THE AMERICAN NURSE PROJECT, which includes a book, documentary film and ongoing blog interviews, tells the story of the life and professional commitment of nurses across the United States. The creator, photographer Carolyn Jones along with her team, wanted to raise awareness of the uniqueness of the nursing profession by allowing nurses to have their own voice.
Simply put, they believe nurses matter. After all, nurses are the heart of the health care system. They work in partnership with other members of the health care team striving to improve all aspects of care while considering the unique needs that each patient presents.
A NURSE VIEWING NURSES
When this project was shared with me, I was cautiously curious to see how a non‐ nurse would portray my profession. After all, being a nurse for over 40 years, I had my own experiences and insight to influence my viewing.
The 80 minute film was shot in a more “60 Minutes” factual style and was an emotional experience to view the stories of other nurses, as they sought to make a difference in very challenging circumstances. While the shooting was realistic, the stories were poignant and made this nurse proud of how the profession has evolved. It touched my heart.
NURSING OUR MOST TRUSTED PROFESSION
Since 2002, the nursing profession has annually earned the top ranking of the Gallup Poll’s most trusted profession. The selection criteria of the survey focus on honesty and ethical standards. These results reinforce the question the viewer may ask: Who is this nurse? The book, published in 2012, answers the question through heart‐connecting photographs of 75 nurses and their daily work and relationships with their patients.
THE AMERICAN NURSE PROJECT film, released in 2014, provides a different perspective by sharing the stories of five incredible nurses, as told by them. These exceptional individuals are: Tonia Faust, who cares for maximum‐security prison inmates; Jason Short, who delivers home health care to patients in Appalachia; Brian McMillion, who administers nursing care and more to soldiers returning from war; Naomi Cross, a labor and delivery nurse supporting mothers giving birth; and Sister Stephen, providing end of life supportive care to nursing home patients at the end of life.
NURSING CARE: THE HEART OF OUR MOST INTIMATE HEALTH MOMENTS
THE AMERICAN NURSE PROJECT film allows the viewer a rare opportunity to be an observer of the interactions nurses have with their patients on a daily basis. At one point, we are in the labor and delivery room during a complex birth and are able to experience with the nurse the first time the parents sees and touches their new born. Next, we enter a nursing home room where we witness an elderly woman in bed, who is barely holding on to life, observing the nursing staff, some with stethoscopes around their necks sing her favorite hymn as her daughter (I am assuming) is holding her hand.

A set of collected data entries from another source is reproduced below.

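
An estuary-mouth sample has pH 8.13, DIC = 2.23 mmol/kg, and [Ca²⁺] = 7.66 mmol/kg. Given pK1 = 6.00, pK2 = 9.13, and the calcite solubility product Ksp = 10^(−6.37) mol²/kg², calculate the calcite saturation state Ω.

Ω = 3.62

α₂ = 1 / (1 + [H⁺]/K2 + [H⁺]²/(K1K2)) = 1 / (1 + 10^+1.00 + 10^-1.13)
   = 1 / (1 + 10.000 + 0.074131) = 1/11.074 = 0.09030
[CO3²⁻] = α₂ × DIC = 0.09030 × 2.23 = 0.2014 mmol/kg
Ksp = 10^(−6.37) = 4.266×10^-7
Ω = [Ca²⁺][CO3²⁻]/Ksp = (7.66×10^-3)(2.014×10^-4) / 4.266×10^-7 = 3.62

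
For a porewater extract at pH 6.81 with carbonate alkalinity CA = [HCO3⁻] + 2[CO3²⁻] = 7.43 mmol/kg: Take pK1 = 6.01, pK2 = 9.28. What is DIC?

DIC = 8.57 mmol/kg

CA = [HCO3⁻] + 2[CO3²⁻] = (α₁ + 2α₂)·DIC
At pH 6.81: [H⁺]/K1 = 10^-0.80 = 0.15849, K2/[H⁺] = 10^-2.47 = 0.0033884
α₁ = 1/(1 + 0.15849 + 0.0033884) = 1/1.1619 = 0.8607; α₂ = α₁·K2/[H⁺] = 0.002916
α₁ + 2α₂ = 0.8665
DIC = CA / (α₁ + 2α₂) = 7.43 / 0.8665 = 8.57 mmol/kg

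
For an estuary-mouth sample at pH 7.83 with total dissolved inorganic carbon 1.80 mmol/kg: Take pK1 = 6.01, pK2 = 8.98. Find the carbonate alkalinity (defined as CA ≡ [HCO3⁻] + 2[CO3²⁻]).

CA = [HCO3⁻] + 2[CO3²⁻] = (α₁ + 2α₂)·DIC
At pH 7.83: [H⁺]/K1 = 10^-1.82 = 0.015136, K2/[H⁺] = 10^-1.15 = 0.070795
α₁ = 1/(1 + 0.015136 + 0.070795) = 1/1.0859 = 0.9209; α₂ = α₁·K2/[H⁺] = 0.06519
α₁ + 2α₂ = 1.0513
CA = 1.0513 × 1.80 = 1.89 mmol/kg

CA = 1.89 mmol/kg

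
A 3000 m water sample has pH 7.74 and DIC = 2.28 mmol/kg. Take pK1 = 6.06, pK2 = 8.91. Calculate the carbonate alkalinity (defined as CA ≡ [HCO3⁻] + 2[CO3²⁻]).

CA = 2.38 mmol/kg

CA = [HCO3⁻] + 2[CO3²⁻] = (α₁ + 2α₂)·DIC
At pH 7.74: [H⁺]/K1 = 10^-1.68 = 0.020893, K2/[H⁺] = 10^-1.17 = 0.067608
α₁ = 1/(1 + 0.020893 + 0.067608) = 1/1.0885 = 0.9187; α₂ = α₁·K2/[H⁺] = 0.06211
α₁ + 2α₂ = 1.0429
CA = 1.0429 × 2.28 = 2.38 mmol/kg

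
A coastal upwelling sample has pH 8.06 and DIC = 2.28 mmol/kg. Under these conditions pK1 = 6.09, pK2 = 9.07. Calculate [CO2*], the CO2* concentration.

α₀ = 1 / (1 + K1/[H⁺] + K1K2/[H⁺]²) = 1 / (1 + 10^+1.97 + 10^+0.96)
   = 1 / (1 + 93.325 + 9.1201) = 1/103.45 = 0.009667
[CO2*] = α₀ × DIC = 0.009667 × 2.28 = 0.0220 mmol/kg

[CO2*] = 0.0220 mmol/kg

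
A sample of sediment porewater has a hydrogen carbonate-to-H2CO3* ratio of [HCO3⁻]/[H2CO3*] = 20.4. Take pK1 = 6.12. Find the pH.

pH = 7.43

From K1 = [H⁺][HCO3⁻]/[H2CO3*]:  pH = pK1 + log₁₀([HCO3⁻]/[H2CO3*])
log₁₀(20.4) = +1.310
pH = 6.12 + (+1.310) = 7.43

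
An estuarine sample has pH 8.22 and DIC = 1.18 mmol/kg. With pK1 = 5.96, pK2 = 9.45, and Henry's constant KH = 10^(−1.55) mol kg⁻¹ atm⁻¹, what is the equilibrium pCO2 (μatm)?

α₀ = 1 / (1 + K1/[H⁺] + K1K2/[H⁺]²) = 1 / (1 + 10^+2.26 + 10^+1.03)
   = 1 / (1 + 181.97 + 10.715) = 1/193.69 = 0.005163
[CO2*] = α₀ × DIC = 0.005163 × 1.18 = 0.006092 mmol/kg = 6.092 μmol/kg
pCO2 = [CO2*]/KH = 6.092×10^-6 / 2.818×10^-2 = 216 μatm

pCO2 = 216 μatm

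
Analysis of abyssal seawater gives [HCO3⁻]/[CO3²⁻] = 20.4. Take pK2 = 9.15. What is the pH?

From K2 = [H⁺][CO3²⁻]/[HCO3⁻]:  pH = pK2 − log₁₀([HCO3⁻]/[CO3²⁻])
log₁₀(20.4) = +1.310
pH = 9.15 − (+1.310) = 7.84

pH = 7.84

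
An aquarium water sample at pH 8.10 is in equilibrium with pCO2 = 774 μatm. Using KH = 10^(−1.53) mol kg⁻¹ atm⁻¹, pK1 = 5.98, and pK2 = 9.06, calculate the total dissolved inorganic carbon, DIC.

DIC = 3.36 mmol/kg

[CO2*] = KH · pCO2 = 10^(−1.53) × 774×10^-6 = 2.284×10^-5 mol/kg
α₀ = 1/(1 + K1/[H⁺] + K1K2/[H⁺]²) = 1/(1 + 10^+2.12 + 10^+1.16) = 0.006790
DIC = [CO2*]/α₀ = 2.284×10^-5 / 0.006790 = 3.36 mmol/kg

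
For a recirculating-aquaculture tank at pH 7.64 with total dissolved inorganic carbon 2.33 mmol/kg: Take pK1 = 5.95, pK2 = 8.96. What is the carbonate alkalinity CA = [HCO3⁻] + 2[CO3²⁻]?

CA = [HCO3⁻] + 2[CO3²⁻] = (α₁ + 2α₂)·DIC
At pH 7.64: [H⁺]/K1 = 10^-1.69 = 0.020417, K2/[H⁺] = 10^-1.32 = 0.047863
α₁ = 1/(1 + 0.020417 + 0.047863) = 1/1.0683 = 0.9361; α₂ = α₁·K2/[H⁺] = 0.04480
α₁ + 2α₂ = 1.0257
CA = 1.0257 × 2.33 = 2.39 mmol/kg

CA = 2.39 mmol/kg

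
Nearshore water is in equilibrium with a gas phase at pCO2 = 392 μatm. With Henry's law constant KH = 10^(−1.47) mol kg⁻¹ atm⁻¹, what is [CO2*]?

[CO2*] = 13.3 μmol/kg

KH = 10^(−1.47) = 3.388×10^-2 mol kg⁻¹ atm⁻¹
[CO2*] = KH · pCO2 = 3.388×10^-2 × 392×10^-6 atm = 1.33×10^-5 mol/kg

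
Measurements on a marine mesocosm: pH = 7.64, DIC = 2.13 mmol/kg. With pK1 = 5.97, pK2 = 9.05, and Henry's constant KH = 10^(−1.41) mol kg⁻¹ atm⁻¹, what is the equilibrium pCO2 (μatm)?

α₀ = 1 / (1 + K1/[H⁺] + K1K2/[H⁺]²) = 1 / (1 + 10^+1.67 + 10^+0.26)
   = 1 / (1 + 46.774 + 1.8197) = 1/49.593 = 0.02016
[CO2*] = α₀ × DIC = 0.02016 × 2.13 = 0.04295 mmol/kg
pCO2 = [CO2*]/KH = 4.295×10^-5 / 3.890×10^-2 = 1100 μatm

pCO2 = 1100 μatm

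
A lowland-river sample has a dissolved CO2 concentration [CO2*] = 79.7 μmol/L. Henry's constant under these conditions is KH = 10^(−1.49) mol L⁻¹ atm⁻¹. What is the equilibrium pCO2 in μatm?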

Another moment in the film shows us the selection of the prosthetics a newly injured war vet will one day be able to use because of the therapy and support he receives from the nurse, who is an active reserve war veteran. Then, we are in the impoverished home of a man dying of cancer and being cared for by his family. His nurse is teaching them how to best his treatments while also offering emotional support, as they struggle with his horrific illness and impending death. Throughout the video we experience kindness, hope, and an unyielding show of support.
NURSES ARE COMPASSIONATE CAREGIVERS
The fim is even more than those special moments, as these nurses narrate their life’s experiences that made them compassionate caregivers. These are people who have dedicated just about every aspect of their lives to doing the very best for the patients they are charged with serving. I get it, as I am a nurse. While not a part of direct patient care today, I have and understand what it takes to be with someone dying and giving them permission to leave this world.
There are many heart‐rending scenes in the video where we are present when the nurse is there with the patient, as that person faces some of the most difficult moments of life. And, there is joyous success as we watch a patient overcoming the hurdles of loosing limbs to walk and even run again or nursing home patients experiencing peaceful interaction with therapy animals.
MORE ABOUT TODAY’S NURSES
According to the American Nurses Association, today there are 3.1 million licensed R.N.s working in the USA. 2.6 million are employed in nursing and 62.2 percent are working in hospitals. The average age of nurses today is 45.5 years and the largest group of employed RNs is: 50 to 54 years old. And, only 6.6 percent are guys. Fifty percent of nurses have a BSN (Bachelor's of Science in Nursing). Also interesting to note is that there are more nurses in the age range of 60 to 65 working today than in 1980. No doubt, there are nurses that fit every demographic there is today! **
A VIDEO WORTH VIEWING
There are very few people who haven’t experienced the care of a nurse, whether in the doctor’s office, a hospital situation or outpatient care. I suggest watching THE AMERICAN NURSE PROJECT film (1 minute trailer here) as a way to understand who is influencing our health care and why the nurse is worthy of our trust.
Next time you see a nurse, you will want to say thank you, not only for what he or she may be doing for you, but what you know a nurse encounters every day and how they strive to improve the lives of others with all of their being.